Est-ce qu’il y a un érotisme dans tout cela ?

Oui, il y a forcément un érotisme. Avec ma femme, être capable d’en jouir encore, de dire que c’est la femme, de dire que son corps est plus beau, c’est une manière aussi de lui faire l’amour, de l’aimer. Si ce n’est pas de l’érotisme !

La caméra, comme jeu érotique...

Absolument. Un ami m’a dit : "tiens, je vais faire un quatrième enfant, je n’ai jamais regardé ma femme de cette manière." Et j’ai trouvé cela très beau. Si cela sert à cela aussi, c’est bien.

Et d’autres projets ?

Je prépare un long métrage dans lequel je m’ouvre beaucoup plus à d’autres femmes, sur la souffrance du corps dans les travaux domestiques, dans la maternité, dans la construction du corps féminin, dans une galerie de portraits de femmes.
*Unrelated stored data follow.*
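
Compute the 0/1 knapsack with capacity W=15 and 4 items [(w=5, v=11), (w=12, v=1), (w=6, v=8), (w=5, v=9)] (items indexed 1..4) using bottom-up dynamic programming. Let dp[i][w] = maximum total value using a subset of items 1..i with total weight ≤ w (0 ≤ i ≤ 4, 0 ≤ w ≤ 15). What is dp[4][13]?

20

i\w   0   1   2   3   4   5   6   7   8   9  10  11  12  13  14  15
  0   0   0   0   0   0   0   0   0   0   0   0   0   0   0   0   0
  1   0   0   0   0   0  11  11  11  11  11  11  11  11  11  11  11
  2   0   0   0   0   0  11  11  11  11  11  11  11  11  11  11  11
  3   0   0   0   0   0  11  11  11  11  11  11  19  19  19  19  19
  4   0   0   0   0   0  11  11  11  11  11  20  20  20  20  20  20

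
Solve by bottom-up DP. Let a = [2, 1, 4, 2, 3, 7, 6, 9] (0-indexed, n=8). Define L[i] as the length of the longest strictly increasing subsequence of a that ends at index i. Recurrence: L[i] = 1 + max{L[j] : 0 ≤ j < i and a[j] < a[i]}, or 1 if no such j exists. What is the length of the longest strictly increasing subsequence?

5

   i    0    1    2    3    4    5    6    7
a[i]    2    1    4    2    3    7    6    9
L[i]    1    1    2    2    3    4    4    5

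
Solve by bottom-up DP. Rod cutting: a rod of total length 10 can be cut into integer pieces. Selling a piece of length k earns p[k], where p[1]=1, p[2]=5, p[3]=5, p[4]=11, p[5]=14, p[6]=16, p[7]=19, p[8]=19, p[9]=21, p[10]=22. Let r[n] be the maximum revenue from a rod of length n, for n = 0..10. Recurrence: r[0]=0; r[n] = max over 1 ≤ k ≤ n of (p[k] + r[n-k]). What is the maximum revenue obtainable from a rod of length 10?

28

   n    0    1    2    3    4    5    6    7    8    9   10
r[n]    0    1    5    6   11   14   16   19   22   25   28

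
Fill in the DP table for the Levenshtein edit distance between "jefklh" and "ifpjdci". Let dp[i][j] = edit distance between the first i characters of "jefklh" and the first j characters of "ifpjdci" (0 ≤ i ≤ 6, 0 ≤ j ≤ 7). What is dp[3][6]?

   ''  i  f  p  j  d  c  i
''  0  1  2  3  4  5  6  7
 j  1  1  2  3  3  4  5  6
 e  2  2  2  3  4  4  5  6
 f  3  3  2  3  4  5  5  6
 k  4  4  3  3  4  5  6  6
 l  5  5  4  4  4  5  6  7
 h  6  6  5  5  5  5  6  7

5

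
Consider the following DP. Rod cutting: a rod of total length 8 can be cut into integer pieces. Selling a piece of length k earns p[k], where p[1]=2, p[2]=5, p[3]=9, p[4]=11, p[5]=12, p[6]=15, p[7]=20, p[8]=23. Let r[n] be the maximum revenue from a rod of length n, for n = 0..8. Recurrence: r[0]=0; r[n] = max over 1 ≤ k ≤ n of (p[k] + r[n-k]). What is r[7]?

   n    0    1    2    3    4    5    6    7    8
r[n]    0    2    5    9   11   14   18   20   23

20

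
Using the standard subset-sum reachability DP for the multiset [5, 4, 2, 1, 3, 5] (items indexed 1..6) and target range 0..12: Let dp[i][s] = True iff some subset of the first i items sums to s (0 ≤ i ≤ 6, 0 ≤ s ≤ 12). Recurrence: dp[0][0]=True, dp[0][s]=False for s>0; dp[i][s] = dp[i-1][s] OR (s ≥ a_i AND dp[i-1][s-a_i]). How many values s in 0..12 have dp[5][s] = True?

13

i\s   0   1   2   3   4   5   6   7   8   9  10  11  12
  0   T   F   F   F   F   F   F   F   F   F   F   F   F
  1   T   F   F   F   F   T   F   F   F   F   F   F   F
  2   T   F   F   F   T   T   F   F   F   T   F   F   F
  3   T   F   T   F   T   T   T   T   F   T   F   T   F
  4   T   T   T   T   T   T   T   T   T   T   T   T   T
  5   T   T   T   T   T   T   T   T   T   T   T   T   T
  6   T   T   T   T   T   T   T   T   T   T   T   T   T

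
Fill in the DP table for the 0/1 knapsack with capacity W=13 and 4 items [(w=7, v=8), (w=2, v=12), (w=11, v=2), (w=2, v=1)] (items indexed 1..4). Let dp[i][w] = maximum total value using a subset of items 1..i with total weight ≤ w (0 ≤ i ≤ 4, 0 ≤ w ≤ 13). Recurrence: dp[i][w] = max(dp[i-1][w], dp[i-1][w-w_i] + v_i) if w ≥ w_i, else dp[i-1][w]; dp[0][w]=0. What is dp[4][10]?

i\w   0   1   2   3   4   5   6   7   8   9  10  11  12  13
  0   0   0   0   0   0   0   0   0   0   0   0   0   0   0
  1   0   0   0   0   0   0   0   8   8   8   8   8   8   8
  2   0   0  12  12  12  12  12  12  12  20  20  20  20  20
  3   0   0  12  12  12  12  12  12  12  20  20  20  20  20
  4   0   0  12  12  13  13  13  13  13  20  20  21  21  21

20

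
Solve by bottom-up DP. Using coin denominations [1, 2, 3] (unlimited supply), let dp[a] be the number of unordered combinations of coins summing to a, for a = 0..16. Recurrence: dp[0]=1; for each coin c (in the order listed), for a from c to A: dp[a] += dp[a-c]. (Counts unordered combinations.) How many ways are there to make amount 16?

30

after  coin     0     1     2     3     4     5     6     7     8     9    10    11    12    13    14    15    16
          1     1     1     1     1     1     1     1     1     1     1     1     1     1     1     1     1     1
          2     1     1     2     2     3     3     4     4     5     5     6     6     7     7     8     8     9
          3     1     1     2     3     4     5     7     8    10    12    14    16    19    21    24    27    30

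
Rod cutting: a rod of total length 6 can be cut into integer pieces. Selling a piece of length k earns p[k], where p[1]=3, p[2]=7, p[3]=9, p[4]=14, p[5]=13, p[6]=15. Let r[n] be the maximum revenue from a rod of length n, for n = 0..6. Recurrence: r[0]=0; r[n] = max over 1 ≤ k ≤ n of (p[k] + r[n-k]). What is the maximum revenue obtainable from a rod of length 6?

21

   n    0    1    2    3    4    5    6
r[n]    0    3    7   10   14   17   21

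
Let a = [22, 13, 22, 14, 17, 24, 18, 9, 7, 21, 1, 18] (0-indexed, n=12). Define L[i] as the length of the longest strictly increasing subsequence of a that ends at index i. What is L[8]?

1

   i    0    1    2    3    4    5    6    7    8    9   10   11
a[i]   22   13   22   14   17   24   18    9    7   21    1   18
L[i]    1    1    2    2    3    4    4    1    1    5    1    4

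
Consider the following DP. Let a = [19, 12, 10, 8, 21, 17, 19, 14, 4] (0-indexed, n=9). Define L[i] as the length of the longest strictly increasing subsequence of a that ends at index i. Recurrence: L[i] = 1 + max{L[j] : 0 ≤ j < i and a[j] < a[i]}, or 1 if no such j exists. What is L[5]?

2

   i    0    1    2    3    4    5    6    7    8
a[i]   19   12   10    8   21   17   19   14    4
L[i]    1    1    1    1    2    2    3    2    1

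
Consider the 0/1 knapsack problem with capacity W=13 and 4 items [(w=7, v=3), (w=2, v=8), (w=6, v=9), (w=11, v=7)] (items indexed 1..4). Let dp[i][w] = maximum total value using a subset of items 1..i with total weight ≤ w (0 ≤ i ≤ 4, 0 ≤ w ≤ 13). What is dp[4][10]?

17

i\w   0   1   2   3   4   5   6   7   8   9  10  11  12  13
  0   0   0   0   0   0   0   0   0   0   0   0   0   0   0
  1   0   0   0   0   0   0   0   3   3   3   3   3   3   3
  2   0   0   8   8   8   8   8   8   8  11  11  11  11  11
  3   0   0   8   8   8   8   9   9  17  17  17  17  17  17
  4   0   0   8   8   8   8   9   9  17  17  17  17  17  17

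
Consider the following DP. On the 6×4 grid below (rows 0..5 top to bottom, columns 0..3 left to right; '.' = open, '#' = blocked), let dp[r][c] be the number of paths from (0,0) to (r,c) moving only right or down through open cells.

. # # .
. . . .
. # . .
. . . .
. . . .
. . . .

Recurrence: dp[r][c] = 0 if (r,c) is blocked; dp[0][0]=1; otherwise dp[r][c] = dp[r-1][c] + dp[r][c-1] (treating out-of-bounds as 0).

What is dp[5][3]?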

Propos recueillis par Caroline Pochon

  • Le 22 septembre 2009 à 13:16

    Aborder la question de l’esthétique cinématographique à partir du corps comme modalité discusive est une heureuse initiative. Lorsqu’on parle du coprs au cinéma, au théâtre, en littérature, en peinture ou autre les gens sont prompts à faire de l’anthropologie à deux sous, ils oublient ce qui est essentiel pour l’art et pour l’artiste : parce qu’il est d’abord en lui_même une anthropologie, le corps explicite nos institutions et la façon de les vivre et de les faire vivre.
    En cela le Cinéma de Sellou Diallo rejoint la problématique du coprs comme biotexte et son regard participe de ce renouvellement des enjeux artistiques, loin du voyeurisme.
    Nous souhaitons à notre ami la force de persister !

    Dr. Kalidou SY
    Université Cheikh Anta Diop de Dakar

  • Le 24 septembre 2009 à 12:26

    Parole de semi-connaisseur, d’homme de lettres raté :
    Grande fierté. Mais il en est juste aux starting block.Il s’agit d’une course de fonds et il le sait.La réussite est au bout de la grande avenue du cinéma... africain ? Non ! du cinéma.
    Passion, engagement, détermination au service d’un talent sûr...c’est tout ce que je savais et ne sais plus. Quand l’oncle ne voit plus le neveu...
    Tonton.

  • Le 28 septembre 2009 à 15:30, par "La bouche de l’Afrique"

    salut Selow bravo et bon vent tu fais du bien au monde.